Потом на экране появилась хозяйка избы, занятой врагом-фашистом, чистившая острым ножом картошку. Она встретила квартирантку, тешившуюся в постели с оккупантами, таким взглядом, что я совершенно „вживе“ вспомнил: „Перышко по тебе скучает“…
„Немецкая подстилка!“, „потаскушка!“, „простигосподи!“ — как только не крестили бойцы сожительницу немецкого офицера и, нетерпеливо ерзая, подсказывали хозяйке, от одного взгляда которой попятилась с кухни продажная тварь: „Пырни ее! Пырни ножиком-то!“ Когда же возлюбленная фашиста забилась в истерике, уверяя лупоглазого Ганса в том, что хозяйка-змея прикончит их, со всех сторон удовлетворенно раздалось: „A-а, падла! Ты что же думала?!“
…Целую вечность спустя я поднимался по скрипучей лестнице старого замоскворецкого дома и на каждом пролете переводил дух, решая про себя задачу: не задать ли стрекача? Первый раз в жизни шел я к настоящей живой артистке! Страшно-то как!
Пересилив-таки себя, дошел я до нужной двери, перевел еще раз дух и позвонил, ожидая, что мне откроет горничная, непременно хорошенькая и в белом фартучке.
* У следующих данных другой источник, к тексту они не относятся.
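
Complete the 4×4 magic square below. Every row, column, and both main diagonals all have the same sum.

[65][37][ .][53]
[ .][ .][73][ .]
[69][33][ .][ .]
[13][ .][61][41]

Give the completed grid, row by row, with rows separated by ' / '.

65 37 17 53 / 25 45 73 29 / 69 33 21 49 / 13 57 61 41

Anti-diagonal is already complete: 53 + 73 + 33 + 13 = 172, so that is the magic constant.
Row 1 needs 172; the known cells sum to 155, so (1,3) = 17.
Row 4: 13 + 61 + 41 + ? = 172, so (4,2) = 57.
The remaining cell in column 1 is (2,1) = 172 − 147 = 25.
Using column 2: 37 + 33 + 57 + ? → (2,2) = 172 − 127 = 45.
From column 3, 172 − (17 + 73 + 61) gives (3,3) = 21.
Row 2 needs 172; the known cells sum to 143, so (2,4) = 29.
Row 3 needs 172; the known cells sum to 123, so (3,4) = 49.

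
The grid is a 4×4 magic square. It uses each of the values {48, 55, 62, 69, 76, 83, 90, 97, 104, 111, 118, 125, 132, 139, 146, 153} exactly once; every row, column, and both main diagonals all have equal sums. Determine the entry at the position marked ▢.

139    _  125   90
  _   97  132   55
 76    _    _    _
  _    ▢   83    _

146

The 16 entries sum to 1608, so each line sums to 1608/4 = 402.
Using row 1: 139 + 125 + 90 + ? → (1,2) = 402 − 354 = 48.
Row 2 needs 402; the known cells sum to 284, so (2,1) = 118.
Using column 1: 139 + 118 + 76 + ? → (4,1) = 402 − 333 = 69.
Column 3 needs 402; the known cells sum to 340, so (3,3) = 62.
Main diagonal: 139 + 97 + 62 + ? = 402, so (4,4) = 104.
From anti-diagonal, 402 − (90 + 132 + 69) gives (3,2) = 111.
Row 3 must total 402; the given cells sum to 249, so (3,4) = 153.
The remaining cell in row 4 is (4,2) = 402 − 256 = 146.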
Но дверь отворила сама артистка и, приветливо улыбаясь, пропустила меня в прихожую.
— Вы такая же точно, как в кино! — неожиданно для самого себя ляпнул я…»
После знакомства, преодолев первое смущение, Астафьев рассказал артистке о том, как бойцы смотрели кино на фронте, повзводно меняясь с передовой, и как потрясла его сцена на кухне, неподдельная ненависть женщины-хозяйки, которую играла Тяпкина, к немцу, к «продажной шкуре».
«— А я и не играла, — почти спокойно, с глубоким достоинством произнесла актриса и потупилась, чтоб я не заметил дрогнувших губ.
Муж ее бросил в мою сторону встревоженный взгляд. Мне стало неловко — я коснулся какой-то запретной темы, сделав им обоим больно.
— Ничего-ничего, — сдавленным голосом проговорила она и, незаметным движением обмахнув глаза, слабо и ободряюще улыбнулась мне: — Вы и не представляете, какая мне награда ваш рассказ за ту мою работу…
Чуть рвущимся голосом, восходящим порой до высокой, готовой вот-вот вдребезги разбиться звонкости, она поведала мне о той действительно тяжкой, а в моем нынешнем понимании до подвига поднимающейся работе. Был мне тот рассказ как драгоценный подарок, который никому не передаривают, но и в себе его носить уже невозможно — годы бегут, люди уходят, и как часто опаздываешь сказать им спасибо.